Other resistance pathways have been identified with regard to dolutegravir in the absence of exposure to first-generation INSTIs. One major pathway involves R263K. This substitution was first selected in vitro by Quashie et al.14 during in vitro passages under dolutegravir pressure and has been shown to confer low-level resistance to dolutegravir. Additional in vitro experiments evidenced secondary mutations to R263K (i.e. H51Y, E138K) that increased resistance to dolutegravir,15,16 but led to severe attenuation of both viral replicative capacity and integrase strand transfer activity.17 These findings may explain the fact that extremely rare individuals have progressed to virological failure with dolutegravir resistance mutations in clinical trials with INSTI-naive patients. Specifically, R263K has been observed in a study of ARV-experienced, INSTI-naive patients (SAILING) in only two patients (out of 354) failing a dolutegravir regimen.18 In our dataset, R263K has never been observed, further confirming the infrequency of this mutation in clinical practice. Other mutations (i.e. G118R and F121Y), rarely described in patients failing on raltegravir,19 have also been shown to induce broad cross-resistance to dolutegravir in vitro.20 In our study, G118R was detected in only one patient. In treatment-naive patients of the SPRING-2 study no resistance mutation to INSTIs or NRTIs was detected in patients receiving dolutegravir even when suboptimal responses or viral rebound occurred up to 96 weeks.21 Overall, resistance during dolutegravir is rare and probably limited to ARV-experienced patients. While raltegravir and elvitegravir are now among preferred agents as part of an ARV regimen for treatment-naive patients, these INSTIs have a relatively modest genetic barrier to the development of resistance with an overlapping resistance profile.
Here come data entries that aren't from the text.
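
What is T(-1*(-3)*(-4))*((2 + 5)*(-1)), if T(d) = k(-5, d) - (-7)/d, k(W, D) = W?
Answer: 469/12 ≈ 39.083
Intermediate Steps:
T(d) = -5 + 7/d (T(d) = -5 - (-7)/d = -5 + 7/d)
T(-1*(-3)*(-4))*((2 + 5)*(-1)) = (-5 + 7/((-1*(-3)*(-4))))*((2 + 5)*(-1)) = (-5 + 7/((3*(-4))))*(7*(-1)) = (-5 + 7/(-12))*(-7) = (-5 + 7*(-1/12))*(-7) = (-5 - 7/12)*(-7) = -67/12*(-7) = 469/12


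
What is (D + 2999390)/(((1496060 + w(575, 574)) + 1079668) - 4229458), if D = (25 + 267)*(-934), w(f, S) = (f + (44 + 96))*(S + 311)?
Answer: -2726662/1020955 ≈ -2.6707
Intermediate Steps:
w(f, S) = (140 + f)*(311 + S) (w(f, S) = (f + 140)*(311 + S) = (140 + f)*(311 + S))
D = -272728 (D = 292*(-934) = -272728)
(D + 2999390)/(((1496060 + w(575, 574)) + 1079668) - 4229458) = (-272728 + 2999390)/(((1496060 + (43540 + 140*574 + 311*575 + 574*575)) + 1079668) - 4229458) = 2726662/(((1496060 + (43540 + 80360 + 178825 + 330050)) + 1079668) - 4229458) = 2726662/(((1496060 + 632775) + 1079668) - 4229458) = 2726662/((2128835 + 1079668) - 4229458) = 2726662/(3208503 - 4229458) = 2726662/(-1020955) = 2726662*(-1/1020955) = -2726662/1020955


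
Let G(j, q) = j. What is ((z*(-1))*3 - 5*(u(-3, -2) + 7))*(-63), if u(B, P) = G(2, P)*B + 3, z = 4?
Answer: 2016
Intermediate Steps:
u(B, P) = 3 + 2*B (u(B, P) = 2*B + 3 = 3 + 2*B)
((z*(-1))*3 - 5*(u(-3, -2) + 7))*(-63) = ((4*(-1))*3 - 5*((3 + 2*(-3)) + 7))*(-63) = (-4*3 - 5*((3 - 6) + 7))*(-63) = (-12 - 5*(-3 + 7))*(-63) = (-12 - 5*4)*(-63) = (-12 - 20)*(-63) = -32*(-63) = 2016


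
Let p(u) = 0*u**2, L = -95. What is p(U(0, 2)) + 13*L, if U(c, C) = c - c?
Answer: -1235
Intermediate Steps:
U(c, C) = 0
p(u) = 0
p(U(0, 2)) + 13*L = 0 + 13*(-95) = 0 - 1235 = -1235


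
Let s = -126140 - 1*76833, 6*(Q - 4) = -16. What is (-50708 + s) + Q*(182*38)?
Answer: -733379/3 ≈ -2.4446e+5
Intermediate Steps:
Q = 4/3 (Q = 4 + (⅙)*(-16) = 4 - 8/3 = 4/3 ≈ 1.3333)
s = -202973 (s = -126140 - 76833 = -202973)
(-50708 + s) + Q*(182*38) = (-50708 - 202973) + 4*(182*38)/3 = -253681 + (4/3)*6916 = -253681 + 27664/3 = -733379/3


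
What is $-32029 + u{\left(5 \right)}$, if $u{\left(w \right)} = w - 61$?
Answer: $-32085$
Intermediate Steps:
$u{\left(w \right)} = -61 + w$
$-32029 + u{\left(5 \right)} = -32029 + \left(-61 + 5\right) = -32029 - 56 = -32085$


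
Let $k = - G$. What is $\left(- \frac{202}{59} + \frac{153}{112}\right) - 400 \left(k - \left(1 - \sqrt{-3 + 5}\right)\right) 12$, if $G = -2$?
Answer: $- \frac{31731997}{6608} - 4800 \sqrt{2} \approx -11590.0$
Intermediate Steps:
$k = 2$ ($k = \left(-1\right) \left(-2\right) = 2$)
$\left(- \frac{202}{59} + \frac{153}{112}\right) - 400 \left(k - \left(1 - \sqrt{-3 + 5}\right)\right) 12 = \left(- \frac{202}{59} + \frac{153}{112}\right) - 400 \left(2 - \left(1 - \sqrt{-3 + 5}\right)\right) 12 = \left(\left(-202\right) \frac{1}{59} + 153 \cdot \frac{1}{112}\right) - 400 \left(2 - \left(1 - \sqrt{2}\right)\right) 12 = \left(- \frac{202}{59} + \frac{153}{112}\right) - 400 \left(2 - \left(1 - \sqrt{2}\right)\right) 12 = - \frac{13597}{6608} - 400 \left(1 + \sqrt{2}\right) 12 = - \frac{13597}{6608} - 400 \left(12 + 12 \sqrt{2}\right) = - \frac{13597}{6608} - \left(4800 + 4800 \sqrt{2}\right) = - \frac{31731997}{6608} - 4800 \sqrt{2}$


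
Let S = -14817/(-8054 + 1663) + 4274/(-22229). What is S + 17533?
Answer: 226467013386/12915049 ≈ 17535.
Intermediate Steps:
S = 27459269/12915049 (S = -14817/(-6391) + 4274*(-1/22229) = -14817*(-1/6391) - 4274/22229 = 1347/581 - 4274/22229 = 27459269/12915049 ≈ 2.1261)
S + 17533 = 27459269/12915049 + 17533 = 226467013386/12915049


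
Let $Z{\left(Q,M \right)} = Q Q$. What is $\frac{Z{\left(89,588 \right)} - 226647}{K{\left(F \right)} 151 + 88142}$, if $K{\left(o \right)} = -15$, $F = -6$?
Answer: $- \frac{218726}{85877} \approx -2.547$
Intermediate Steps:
$Z{\left(Q,M \right)} = Q^{2}$
$\frac{Z{\left(89,588 \right)} - 226647}{K{\left(F \right)} 151 + 88142} = \frac{89^{2} - 226647}{\left(-15\right) 151 + 88142} = \frac{7921 - 226647}{-2265 + 88142} = - \frac{218726}{85877}$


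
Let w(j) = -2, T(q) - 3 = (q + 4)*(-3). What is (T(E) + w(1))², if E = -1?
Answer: 64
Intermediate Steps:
T(q) = -9 - 3*q (T(q) = 3 + (q + 4)*(-3) = 3 + (4 + q)*(-3) = 3 + (-12 - 3*q) = -9 - 3*q)
(T(E) + w(1))² = ((-9 - 3*(-1)) - 2)² = ((-9 + 3) - 2)² = (-6 - 2)² = (-8)² = 64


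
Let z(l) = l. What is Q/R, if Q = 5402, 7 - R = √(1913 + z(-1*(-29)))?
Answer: -37814/1893 - 5402*√1942/1893 ≈ -145.73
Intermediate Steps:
R = 7 - √1942 (R = 7 - √(1913 - 1*(-29)) = 7 - √(1913 + 29) = 7 - √1942 ≈ -37.068)
Q/R = 5402/(7 - √1942)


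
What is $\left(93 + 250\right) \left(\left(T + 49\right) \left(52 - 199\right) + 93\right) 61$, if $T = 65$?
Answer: $-348681795$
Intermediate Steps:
$\left(93 + 250\right) \left(\left(T + 49\right) \left(52 - 199\right) + 93\right) 61 = \left(93 + 250\right) \left(\left(65 + 49\right) \left(52 - 199\right) + 93\right) 61 = 343 \left(114 \left(52 - 199\right) + 93\right) 61 = 343 \left(114 \left(-147\right) + 93\right) 61 = 343 \left(-16758 + 93\right) 61 = 343 \left(-16665\right) 61 = \left(-5716095\right) 61 = -348681795$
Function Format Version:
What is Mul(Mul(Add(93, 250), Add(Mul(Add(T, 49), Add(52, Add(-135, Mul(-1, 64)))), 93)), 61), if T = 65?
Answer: -348681795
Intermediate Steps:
Mul(Mul(Add(93, 250), Add(Mul(Add(T, 49), Add(52, Add(-135, Mul(-1, 64)))), 93)), 61) = Mul(Mul(Add(93, 250), Add(Mul(Add(65, 49), Add(52, Add(-135, Mul(-1, 64)))), 93)), 61) = Mul(Mul(343, Add(Mul(114, Add(52, Add(-135, -64))), 93)), 61) = Mul(Mul(343, Add(Mul(114, Add(52, -199)), 93)), 61) = Mul(Mul(343, Add(Mul(114, -147), 93)), 61) = Mul(Mul(343, Add(-16758, 93)), 61) = Mul(Mul(343, -16665), 61) = Mul(-5716095, 61) = -348681795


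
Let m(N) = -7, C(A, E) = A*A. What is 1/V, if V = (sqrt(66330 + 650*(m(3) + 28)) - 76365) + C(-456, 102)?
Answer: 43857/5770282687 - 2*sqrt(19995)/17310848061 ≈ 7.5842e-6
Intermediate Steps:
C(A, E) = A**2
V = 131571 + 2*sqrt(19995) (V = (sqrt(66330 + 650*(-7 + 28)) - 76365) + (-456)**2 = (sqrt(66330 + 650*21) - 76365) + 207936 = (sqrt(66330 + 13650) - 76365) + 207936 = (sqrt(79980) - 76365) + 207936 = (2*sqrt(19995) - 76365) + 207936 = (-76365 + 2*sqrt(19995)) + 207936 = 131571 + 2*sqrt(19995) ≈ 1.3185e+5)
1/V = 1/(131571 + 2*sqrt(19995))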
The above-mentioned studies reveal that the use of dolutegravir in first-line therapy should prevent the facile development of drug resistance.
 
An important development in the analysis of HIV-1 drug resistance is the prediction of the activity of the background regimen as assessed by the GSS. In the context of resistance to a raltegravir-containing regimen, our group has shown that a GSS <2 in the current ARV regimen and HIV-RNA >200 copies/mL at failure are independently associated with the development of raltegravir resistance.22 In the current study, we confirm that a low GSS is associated with the presence of raltegravir-associated mutations (P < 0.001) and that a high HIV-1 viral load level at failure (>1000 copies/mL) is associated with the presence of raltegravir-associated mutations, regardless of the INSTI pathway of resistance (P < 0.001). A similar relationship has been documented recently in the UK showing that the highest level of resistance is observed when the genotypes are determined with viral load between 1000 and 100 000 copies/mL.23 Genotypes determined at viral loads <1000 copies/mL may represent blips or tests where we are unable to pick up early mutation development with population sequencing.
 
Regarding HIV-1 subtypes, INSTIs have been shown to be active against both B and non-B variants in culture and in patients.4,24 However, little is known about differential impact of viral subtypes in INSTI resistance. HIV variability between subtypes at the nucleotide level can influence the genetic barrier, an important determinant for the development of resistance. In this context, our team has previously demonstrated that variability between subtypes B and CRF02_AG affected the genetic barrier for mutations G140C and G140S in the integrase gene. Such mutations often being associated with the Q148 pathway, they could make it more difficult for subtype CRF02_AG versus B to become resistant to raltegravir through the Q148 pathway. In the present dataset, our finding that Q148 mutations were selected more frequently in B subtypes versus non-B subtypes (P = 0.004) corroborate this hypothesis.
 
Overall, this paper describes one of the largest studies to characterize INSTI resistance among integrase resistance testing obtained from patients failing on raltegravir for clinical indications and reveals factors associated with resistance to raltegravir that should be taken into consideration in clinical management.